Researchers from the Institute of Electrical and Electronics Engineers (IEEE) have found a way to detect when roads are dangerously wet by using an artificially intelligent neural network of computers, which could help to make sure self-driving cars stay safe during bad weather.

According to the latest statistics from the US Department of Transportation, wet pavements caused 959,760 crashes and caused the deaths of 4,789 people over 10 years, between 2002 and 2012, making it the cause of 74% of all weather-related crashes in the US, and weather-related crashes make up 23% of all vehicle crashes in the country.

Engineers and scientists have been trying to come up with a system that can aid drivers in detecting where roads are likely to be the most dangerous.

IEEE's team decided to see if it would be possible to detect how slippery a road was by analysing audio feedback from the car's tyres, and to that end they used recurrent neural networks (RNN) – a type of artificially intelligent network of computers – and a shotgun microphone to monitor all the sounds the rear tyre on a 2014 Mercedes CLA produced when it came into contact with a road during different weather and at varying speeds around the Greater Boston area in Massachusetts.

The research is still in early stages, but initial tests showed an unweighted average recall (UAR) of 93.2% across all vehicle speeds, including when the car was at a standstill in the middle of traffic, because the microphone was still able to record audio from vehicles that went past. This is also the first time a deep learning approach of neural networks has been used to tackle road condition detection.

The difficulty in detecting bad road conditions

The IEEE is not the first to try to crack road surface conditions using sound. Another similar study by the Technical University of Madrid in 2014 used support vector machines (SVM) – a type of machine learning model – to analyse the sounds from the tyre meeting the road and classify the different sounds made by the asphalt.

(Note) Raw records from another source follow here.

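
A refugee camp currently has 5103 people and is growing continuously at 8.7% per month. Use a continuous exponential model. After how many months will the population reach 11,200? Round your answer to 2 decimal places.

11200 = 5103 · e^(0.087·t)
t = ln(11200/5103) / 0.087 = ln(2.19479) / 0.087 = 0.78609 / 0.087

t ≈ 9.04 months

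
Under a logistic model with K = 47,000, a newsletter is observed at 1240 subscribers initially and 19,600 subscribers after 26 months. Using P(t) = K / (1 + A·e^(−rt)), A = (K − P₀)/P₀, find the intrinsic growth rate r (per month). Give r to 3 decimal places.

r ≈ 0.126 per month

A = (47000 − 1240)/1240 = 36.90323
19600 = 47000/(1 + 36.90323·e^(−r·26)) → e^(−26r) = (2.39796 − 1)/36.90323 = 0.037882
r = −ln(0.037882)/26 = 3.27329/26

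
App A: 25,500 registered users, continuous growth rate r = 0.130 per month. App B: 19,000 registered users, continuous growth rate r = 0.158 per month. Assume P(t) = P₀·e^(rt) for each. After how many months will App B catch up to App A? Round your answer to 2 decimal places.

25500·e^(0.13t) = 19000·e^(0.158t)
25500/19000 = e^((0.158 − 0.13)t) → ln(1.34211) = 0.028·t
t = 0.29424 / 0.028

t ≈ 10.51 months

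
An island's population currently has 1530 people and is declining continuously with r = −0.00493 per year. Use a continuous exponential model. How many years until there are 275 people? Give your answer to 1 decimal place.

275 = 1530 · e^(-0.00493·t)
t = ln(275/1530) / -0.00493 = ln(0.17974) / -0.00493 = -1.71625 / -0.00493

t ≈ 348.1 years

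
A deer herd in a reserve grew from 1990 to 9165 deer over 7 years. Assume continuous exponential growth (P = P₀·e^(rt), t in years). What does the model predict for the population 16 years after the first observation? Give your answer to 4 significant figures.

≈ 65,300 deer

r = ln(9165/1990) / 7 ≈ 0.21818 per year
P(16) = 1990 · e^(0.21818·16) = 1990 · 32.81461 ≈ 65301.06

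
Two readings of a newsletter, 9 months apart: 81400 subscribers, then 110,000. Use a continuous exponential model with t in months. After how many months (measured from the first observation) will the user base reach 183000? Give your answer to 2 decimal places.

t ≈ 24.21 months

r = ln(110000/81400) / 9 ≈ 0.033456 per month
t = ln(183000/81400) / r = 0.81011 / 0.033456 ≈ 24.214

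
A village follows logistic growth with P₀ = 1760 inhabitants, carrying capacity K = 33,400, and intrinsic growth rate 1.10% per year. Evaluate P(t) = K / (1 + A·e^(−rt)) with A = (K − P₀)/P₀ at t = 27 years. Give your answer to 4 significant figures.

A = (33400 − 1760)/1760 = 17.97727
P(27) = 33400 / (1 + 17.97727·e^(−0.011·27)) = 33400 / (1 + 17.97727·0.743044)
= 33400 / 14.3579 ≈ 2326.24

≈ 2,326 inhabitants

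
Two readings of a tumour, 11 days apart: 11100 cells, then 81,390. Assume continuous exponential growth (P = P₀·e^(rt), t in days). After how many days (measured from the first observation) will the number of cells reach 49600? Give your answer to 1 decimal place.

r = ln(81390/11100) / 11 ≈ 0.181119 per day
t = ln(49600/11100) / r = 1.49705 / 0.181119 ≈ 8.266

t ≈ 8.3 days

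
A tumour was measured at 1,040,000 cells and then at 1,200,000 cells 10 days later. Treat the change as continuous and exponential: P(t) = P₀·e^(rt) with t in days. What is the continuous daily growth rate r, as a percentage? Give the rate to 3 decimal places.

1200000 = 1040000 · e^(r·10)
e^(10r) = 1200000/1040000 = 1.15385
r = ln(1.15385) / 10 = 0.1431 / 10

r ≈ 1.431% per day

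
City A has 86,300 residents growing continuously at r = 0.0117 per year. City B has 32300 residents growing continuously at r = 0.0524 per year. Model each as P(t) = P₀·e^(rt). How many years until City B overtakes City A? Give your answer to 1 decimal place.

86300·e^(0.0117t) = 32300·e^(0.0524t)
86300/32300 = e^((0.0524 − 0.0117)t) → ln(2.67183) = 0.0407·t
t = 0.98276 / 0.0407

t ≈ 24.1 years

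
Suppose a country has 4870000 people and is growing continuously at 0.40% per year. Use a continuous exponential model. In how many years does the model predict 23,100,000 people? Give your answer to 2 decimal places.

23100000 = 4870000 · e^(0.004·t)
t = ln(23100000/4870000) / 0.004 = ln(4.74333) / 0.004 = 1.55674 / 0.004

t ≈ 389.18 years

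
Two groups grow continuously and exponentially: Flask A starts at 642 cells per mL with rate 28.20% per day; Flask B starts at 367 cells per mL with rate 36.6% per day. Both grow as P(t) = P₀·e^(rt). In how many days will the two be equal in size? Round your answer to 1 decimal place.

642·e^(0.282t) = 367·e^(0.366t)
642/367 = e^((0.366 − 0.282)t) → ln(1.74932) = 0.084·t
t = 0.55923 / 0.084

t ≈ 6.7 days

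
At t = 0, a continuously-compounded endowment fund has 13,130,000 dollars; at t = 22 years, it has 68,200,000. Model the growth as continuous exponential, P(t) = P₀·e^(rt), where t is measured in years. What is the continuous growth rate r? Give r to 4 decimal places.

r ≈ 0.0749 per year

68200000 = 13130000 · e^(r·22)
e^(22r) = 68200000/13130000 = 5.19421
r = ln(5.19421) / 22 = 1.64754 / 22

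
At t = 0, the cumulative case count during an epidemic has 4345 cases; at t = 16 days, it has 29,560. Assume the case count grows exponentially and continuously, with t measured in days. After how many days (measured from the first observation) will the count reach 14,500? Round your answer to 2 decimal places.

t ≈ 10.06 days

r = ln(29560/4345) / 16 ≈ 0.119837 per day
t = ln(14500/4345) / r = 1.20512 / 0.119837 ≈ 10.056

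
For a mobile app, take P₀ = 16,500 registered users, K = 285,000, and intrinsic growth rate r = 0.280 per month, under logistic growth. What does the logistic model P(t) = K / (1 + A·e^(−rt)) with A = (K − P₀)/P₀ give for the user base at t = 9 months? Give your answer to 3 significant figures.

A = (285000 − 16500)/16500 = 16.27273
P(9) = 285000 / (1 + 16.27273·e^(−0.28·9)) = 285000 / (1 + 16.27273·0.08046)
= 285000 / 2.3093 ≈ 123414.17

≈ 123,000 registered users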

However, the researchers found the range of surface types that could be predicted were limited, and unrelated audio input like the sound of pebbles bouncing against the tyres could create false predictions.

Also, in October 2012, researchers from the University of Toyama in Japan showed off a system that used surveillance cameras on cars to detect road surface conditions by looking at the road reflections highlighted by the headlights of other drivers' cars passing by, but the system requires other drivers to also be on the road, and video detection systems often find it to accurately detect road conditions in fog, snow and poor light.

"This method is shown to be robust to vehicle speed, road type and pavement quality on a dataset containing 785,826 bins of audio. It outperforms the state-of-the-art SVMs and achieves an outstanding performance on the road wetness detection task with an 93.2% UAR for all vehicle speeds and the more challenging speeds being those below 2.9mph, including vehicle stationary mode," the researchers wrote in their paper.

The study, Detecting Road Surface Wetness From Audio: A Deep Learning Approach, is published on Cornell University Library's open source database.